The industry’s most competitive segment: that’s how we’ve often described the family hatchback class. It receives massive investment, deals in colossal volume, is filled with household names and populates more driveways than dandelions.
However, for the past few years, critically speaking, the market has been about as competitive as the Scottish Premiership. There are plenty of also-rans, for sure, but our advice, based on fitness for purpose and driving pleasure, has monotonously circled the Volkswagen Golf and Ford Focus.
By the end of its lifecycle, Vauxhall’s entrant, the big-selling old Astra, was way down the field. Over-engineered, a spokesperson termed it in hindsight recently.
The seventh-generation Vauxhall Astra is put through its paces on the UK roads
Overweight and developmentally undernourished would be more accurate. Had it been built by another manufacturer, it might have sunk further from view, but Vauxhall, as it enjoys reminding us, is still plugged intravenously into the public’s buying cortex, and the Astra shifted even in the face of superior competition.
Now, though – as confirmed by last week’s road test – the Astra is suddenly back in the reckoning. Underpinned by a new platform, the model has been transformed from company car booby prize to a contender worthy of challenging its rivals’ virtual hegemony of our affections. Previously, we reviewed the 1.6 CDTi version, but as diesels are decidedly out of fashion this month, we’re focusing on the petrol motor here: the 148bhp 1.4-litre Ecotec unit, itself all new and lightened for the job.

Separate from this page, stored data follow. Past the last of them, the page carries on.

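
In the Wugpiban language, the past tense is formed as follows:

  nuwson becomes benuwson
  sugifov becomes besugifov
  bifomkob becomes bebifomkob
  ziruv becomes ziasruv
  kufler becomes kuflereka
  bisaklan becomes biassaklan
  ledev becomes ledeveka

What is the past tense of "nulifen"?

sugifov and ledev both end in -v yet inflect differently (besugifov, ledeveka), so the final letter is not what conditions the rule; the last vowel is.
"nulifen" has last vowel 'e'. The stems whose last vowel is 'e' (ledev → ledeveka, kufler → kuflereka) add -eka.
The other patterns: stems whose last vowel is 'o' add the prefix be-; stems whose last vowel is 'a' or 'u' insert -as- after the first vowel.
So nulifen → nulifeneka.

nulifeneka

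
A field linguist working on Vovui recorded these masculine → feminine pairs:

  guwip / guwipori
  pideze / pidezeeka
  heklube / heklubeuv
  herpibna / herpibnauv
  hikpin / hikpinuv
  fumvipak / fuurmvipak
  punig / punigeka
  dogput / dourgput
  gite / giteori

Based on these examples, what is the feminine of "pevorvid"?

pideze and heklube both end in -e yet inflect differently (pidezeeka, heklubeuv), so the final letter is not what conditions the rule; the first letter is.
"pevorvid" begins with p-. The stems beginning with p- (pideze → pidezeeka, punig → punigeka) add -eka.
The other patterns: stems beginning with h- add -uv; stems beginning with g- add -ori; stems beginning with d- or f- insert -ur- after the first vowel.
So pevorvid → pevorvideka.

pevorvideka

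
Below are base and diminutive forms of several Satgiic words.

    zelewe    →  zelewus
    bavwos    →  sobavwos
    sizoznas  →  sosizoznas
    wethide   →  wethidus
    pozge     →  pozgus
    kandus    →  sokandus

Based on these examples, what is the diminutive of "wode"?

"wode" ends in -e. The stems ending in -e (wethide → wethidus, zelewe → zelewus, pozge → pozgus) drop the final letter and add -us.
The other pattern: stems ending in -s add the prefix so-.
So wode → wodus.

wodus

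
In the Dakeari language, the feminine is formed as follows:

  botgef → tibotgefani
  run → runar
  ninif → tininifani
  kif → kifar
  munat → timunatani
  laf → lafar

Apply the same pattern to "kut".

botgef and laf both end in -f yet inflect differently (tibotgefani, lafar), so the final letter is not what conditions the rule; the number of vowels is.
"kut" has 1 vowel. The stems with 1 vowel (run → runar, laf → lafar, kif → kifar) add -ar.
The other pattern: stems with 2 vowels add ti- … -ani around the stem.
So kut → kutar.

kutar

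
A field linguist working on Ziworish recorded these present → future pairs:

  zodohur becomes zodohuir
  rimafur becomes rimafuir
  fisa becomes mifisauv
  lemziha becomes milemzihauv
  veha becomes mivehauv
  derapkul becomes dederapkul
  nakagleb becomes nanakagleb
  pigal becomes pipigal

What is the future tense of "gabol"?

zodohur and derapkul both have last vowel 'u' yet inflect differently (zodohuir, dederapkul), so the last vowel is not what conditions the rule; the final letter is.
"gabol" ends in -l. The stems ending in -l (derapkul → dederapkul, pigal → pipigal) repeat the first consonant+vowel as a prefix.
The other patterns: stems ending in -r drop the final letter and add -ir; stems ending in -a add mi- … -uv around the stem.
So gabol → gagabol.

gagabol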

Because price is one of the Astra’s strongest suits, we’ve ejected the reassuringly expensive Golf from proceedings and selected instead its cheaper sibling, the Seat Leon, which is based on the same MQB platform as the VW. In FR trim, even this proves almost a grand more expensive than our similarly high-spec Astra SRi Nav. It is a match for its running costs, though. Seat claims an impressive CO2 output of 110g/km and 60.1mpg combined from its 148bhp 1.4 EcoTSI, compared with 128g/km and 51.4mpg for the Astra.
That leaves it all for the 148bhp 1.5-litre Ecoboost Focus to do. Lumbered with a six-speed automatic gearbox in this instance, the Ford lags behind on 140g/km and 46.3mpg. It’s expensive, too. This Titanium model is nearly £1500 more than the Astra even without the auto ’box – and before you’ve added the sat-nav and 17in wheels already found on board the Vauxhall.
The static test
In accordance with its slightly sporty bent, the Leon gets the biggest alloy wheels and the prettiest body, a cut ’n’ shut of thigh-high creases that make the Focus look old and the Astra plain. An upshift in desirability has been a long time coming for Seat, and the handsomeness of its best-known model plays no small part.
The Focus’s raptor-ish front end still appears pretty if you get down in the dirt with a prone photographer, but at head height it seems squashed by ubiquity and general prudence. That’ll eventually come to the new Astra, too, of course, but for now it looks as tasteful as everything else that Luton gets a preview of ahead of the rest of the country. The advantages of its new dimensions have been widely acknowledged. Externally, this is a slightly smaller Astra, and where its predecessor sometimes appeared to be blowing out its cheeks in self-deprecation, the new car looks as though the 5:2 diet and a weekly spin class have contributed to its leaner presence.